Matei Zaharia, co-founder of Databricks, has been awarded the ACM Prize in Computing for his pioneering work on Spark, which revolutionized big data processing. His insights highlight that artificial general intelligence (AGI) is already present in forms we may not yet fully recognize, emphasizing the rapid evolution of AI technology and its implications for the industry and consumers.

Key Takeaways

Databricks co-founder and CTO Matei Zaharia almost missed the email telling him that he was the 2026 recipient of the ACM Prize in Computing. “Yeah, it was a surprise,” he told TechCrunch.
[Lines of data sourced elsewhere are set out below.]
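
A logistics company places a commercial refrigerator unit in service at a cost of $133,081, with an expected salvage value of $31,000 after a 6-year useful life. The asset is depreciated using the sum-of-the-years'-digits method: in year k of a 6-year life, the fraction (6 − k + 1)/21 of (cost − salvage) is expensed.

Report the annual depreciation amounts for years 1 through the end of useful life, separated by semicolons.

Depreciable base = $133,081 − $31,000 = $102,081.
Sum of the years' digits = 6+5+4+3+2+1 = 21.
Year 1: $102,081 × 6/21 = $29,166. Book value $103,915.
Year 2: $102,081 × 5/21 = $24,305. Book value $79,610.
Year 3: $102,081 × 4/21 = $19,444. Book value $60,166.
Year 4: $102,081 × 3/21 = $14,583. Book value $45,583.
Year 5: $102,081 × 2/21 = $9,722. Book value $35,861.
Year 6: $102,081 × 1/21 = $4,861. Book value $31,000.

$29,166; $24,305; $19,444; $14,583; $9,722; $4,861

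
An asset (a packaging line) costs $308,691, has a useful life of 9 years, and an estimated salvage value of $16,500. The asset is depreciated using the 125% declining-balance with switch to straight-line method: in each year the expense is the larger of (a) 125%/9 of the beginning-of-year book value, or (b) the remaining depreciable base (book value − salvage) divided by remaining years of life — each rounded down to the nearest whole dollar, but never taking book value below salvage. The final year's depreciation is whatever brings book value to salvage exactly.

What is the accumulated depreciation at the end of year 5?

$171,785

Depreciable base = $308,691 − $16,500 = $292,191.
Year 1: DB = ⌊$308,691 × 125%/9⌋ = $42,873; SL = ⌊$292,191/9⌋ = $32,465 → take DB $42,873. Book value $265,818.
Year 2: DB = ⌊$265,818 × 125%/9⌋ = $36,919; SL = ⌊$249,318/8⌋ = $31,164 → take DB $36,919. Book value $228,899.
Year 3: DB = ⌊$228,899 × 125%/9⌋ = $31,791; SL = ⌊$212,399/7⌋ = $30,342 → take DB $31,791. Book value $197,108.
Year 4: DB = ⌊$197,108 × 125%/9⌋ = $27,376; SL = ⌊$180,608/6⌋ = $30,101 → take SL $30,101. Book value $167,007.
Year 5: DB = ⌊$167,007 × 125%/9⌋ = $23,195; SL = ⌊$150,507/5⌋ = $30,101 → take SL $30,101. Book value $136,906.
Accumulated through year 5 = $308,691 − $136,906 = $171,785.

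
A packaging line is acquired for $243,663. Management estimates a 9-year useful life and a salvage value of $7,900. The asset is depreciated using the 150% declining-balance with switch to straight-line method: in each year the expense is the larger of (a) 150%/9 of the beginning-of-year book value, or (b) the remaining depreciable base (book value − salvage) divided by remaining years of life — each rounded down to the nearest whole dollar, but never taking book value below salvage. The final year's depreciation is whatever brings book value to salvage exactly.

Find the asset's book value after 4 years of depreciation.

Depreciable base = $243,663 − $7,900 = $235,763.
Year 1: DB = ⌊$243,663 × 150%/9⌋ = $40,610; SL = ⌊$235,763/9⌋ = $26,195 → take DB $40,610. Book value $203,053.
Year 2: DB = ⌊$203,053 × 150%/9⌋ = $33,842; SL = ⌊$195,153/8⌋ = $24,394 → take DB $33,842. Book value $169,211.
Year 3: DB = ⌊$169,211 × 150%/9⌋ = $28,201; SL = ⌊$161,311/7⌋ = $23,044 → take DB $28,201. Book value $141,010.
Year 4: DB = ⌊$141,010 × 150%/9⌋ = $23,501; SL = ⌊$133,110/6⌋ = $22,185 → take DB $23,501. Book value $117,509.

$117,509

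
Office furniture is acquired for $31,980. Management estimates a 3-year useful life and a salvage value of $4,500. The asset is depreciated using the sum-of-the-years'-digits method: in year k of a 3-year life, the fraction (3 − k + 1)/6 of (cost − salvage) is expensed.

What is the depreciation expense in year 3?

$4,580

Depreciable base = $31,980 − $4,500 = $27,480.
Sum of the years' digits = 3+2+1 = 6.
Year 1: $27,480 × 3/6 = $13,740. Book value $18,240.
Year 2: $27,480 × 2/6 = $9,160. Book value $9,080.
Year 3: $27,480 × 1/6 = $4,580. Book value $4,500.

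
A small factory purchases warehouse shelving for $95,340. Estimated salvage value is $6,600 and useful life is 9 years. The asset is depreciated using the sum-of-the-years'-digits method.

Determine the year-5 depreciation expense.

Depreciable base = $95,340 − $6,600 = $88,740.
Sum of the years' digits = 9+8+7+6+5+4+3+2+1 = 45.
Year 1: $88,740 × 9/45 = $17,748. Book value $77,592.
Year 2: $88,740 × 8/45 = $15,776. Book value $61,816.
Year 3: $88,740 × 7/45 = $13,804. Book value $48,012.
Year 4: $88,740 × 6/45 = $11,832. Book value $36,180.
Year 5: $88,740 × 5/45 = $9,860. Book value $26,320.

$9,860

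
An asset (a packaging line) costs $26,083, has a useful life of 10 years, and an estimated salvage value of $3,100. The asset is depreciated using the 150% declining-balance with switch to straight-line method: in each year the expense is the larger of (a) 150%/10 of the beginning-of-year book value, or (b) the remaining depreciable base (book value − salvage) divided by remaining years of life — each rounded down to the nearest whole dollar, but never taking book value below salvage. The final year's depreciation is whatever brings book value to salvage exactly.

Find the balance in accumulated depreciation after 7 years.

$17,928

Depreciable base = $26,083 − $3,100 = $22,983.
Year 1: DB = ⌊$26,083 × 150%/10⌋ = $3,912; SL = ⌊$22,983/10⌋ = $2,298 → take DB $3,912. Book value $22,171.
Year 2: DB = ⌊$22,171 × 150%/10⌋ = $3,325; SL = ⌊$19,071/9⌋ = $2,119 → take DB $3,325. Book value $18,846.
Year 3: DB = ⌊$18,846 × 150%/10⌋ = $2,826; SL = ⌊$15,746/8⌋ = $1,968 → take DB $2,826. Book value $16,020.
Year 4: DB = ⌊$16,020 × 150%/10⌋ = $2,403; SL = ⌊$12,920/7⌋ = $1,845 → take DB $2,403. Book value $13,617.
Year 5: DB = ⌊$13,617 × 150%/10⌋ = $2,042; SL = ⌊$10,517/6⌋ = $1,752 → take DB $2,042. Book value $11,575.
Year 6: DB = ⌊$11,575 × 150%/10⌋ = $1,736; SL = ⌊$8,475/5⌋ = $1,695 → take DB $1,736. Book value $9,839.
Year 7: DB = ⌊$9,839 × 150%/10⌋ = $1,475; SL = ⌊$6,739/4⌋ = $1,684 → take SL $1,684. Book value $8,155.
Accumulated through year 7 = $26,083 − $8,155 = $17,928.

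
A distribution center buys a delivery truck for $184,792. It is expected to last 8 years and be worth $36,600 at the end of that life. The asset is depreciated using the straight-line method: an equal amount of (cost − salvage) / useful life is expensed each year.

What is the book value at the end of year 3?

$129,220

Depreciable base = $184,792 − $36,600 = $148,192.
Annual expense = $148,192 / 8 = $18,524.
End of year 1: book value $166,268.
End of year 2: book value $147,744.
End of year 3: book value $129,220.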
Back in 2009, the tech Zaharia developed for his PhD at UC Berkeley, under the tutelage of famed professor Ion Stoica, was launched into Databricks.

Zaharia had created a way to dramatically speed the results of slow, clunky, big data projects and released it as an open source project called Spark. Big data was in those days what AI is today and Spark turned the tech industry on its ear. The 28-year-old Zaharia became a tech celeb.

Since then, he has helmed the engineering at Databricks, growing it into a cloud storage giant and now a data foundation for AI and agents. Along the way the company has raised over $20 billion — valuing it at $134 billion — and hit $5.4 billion in revenue. The Silicon Valley dream.

On Wednesday, the Association for Computing Machinery issued him the award for his collective contributions. The award comes with a $250,000 cash prize that he is donating to an as-yet-to-be-determined charity.

Zaharia, who in addition to his CTO duties is also an associate professor at UC Berkeley, is looking forward, not back. Like everyone else in the Valley, the future he sees is filled with AI.

“AGI is here already. It’s just not in a form that we appreciate,” he told TechCrunch. “I think the bigger point of it is: We should stop trying to apply human standards to these AI models.”